Les femmes cherchent toujours leur place en politique

Journée internationale de la femme


Lia Lévesque - À la veille du 8 mars, des groupes de femmes ont dénoncé hier la sous-représentation des femmes parmi les candidats qui se présentent aux élections québécoises. Les trois principaux partis, soit le Parti libéral, le Parti québécois et l'Action démocratique du Québec, soumettent 110 candidatures féminines au total.
Il s'agit du même nombre que lors des dernières élections provinciales, en 2003, a déploré au cours d'une entrevue Louise Paquet, porte-parole du Collectif féminisme et démocratie.
«Pour nous, ça démontre que, si on se fie uniquement à la bonne volonté des partis politiques, il n'y a rien qui nous assure que la place des femmes va aller en augmentant de façon graduelle, parce que le cours naturel des choses va se faire», a commenté Mme Paquet. Elle craint non seulement une stagnation mais peut-être même un recul.
Au moment où les élections ont été déclenchées, l'Assemblée nationale comptait 39 femmes, soit 31 % du nombre de sièges.
Le parti qui fait meilleure figure est Québec solidaire, avec 64 femmes ou 52 % des candidats.

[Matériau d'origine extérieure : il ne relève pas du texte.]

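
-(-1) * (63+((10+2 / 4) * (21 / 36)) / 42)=3031 / 48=63.15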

Le Parti libéral du Québec et le Parti québécois sont presque à égalité, présentant respectivement 35 et 33 % de femmes, soit 44 et 41 candidates. Dans le cas du Parti libéral, toutefois, il s'agit d'une progression constante, puisque le nombre est ainsi passé de 30 femmes en 1998 à 35 en 2003, puis 44 en 2007. Dans le cas du PQ, il y avait 31 femmes en 1998 et 43 en 2003.
Le pire rendement, selon ces groupes de femmes, est celui de l'Action démocratique, avec 25 femmes ou 20 % des candidats.
«Nous pensons que la population québécoise est prête à ce que dans ses institutions on retrouve cette égalité», affirme Mme Paquet.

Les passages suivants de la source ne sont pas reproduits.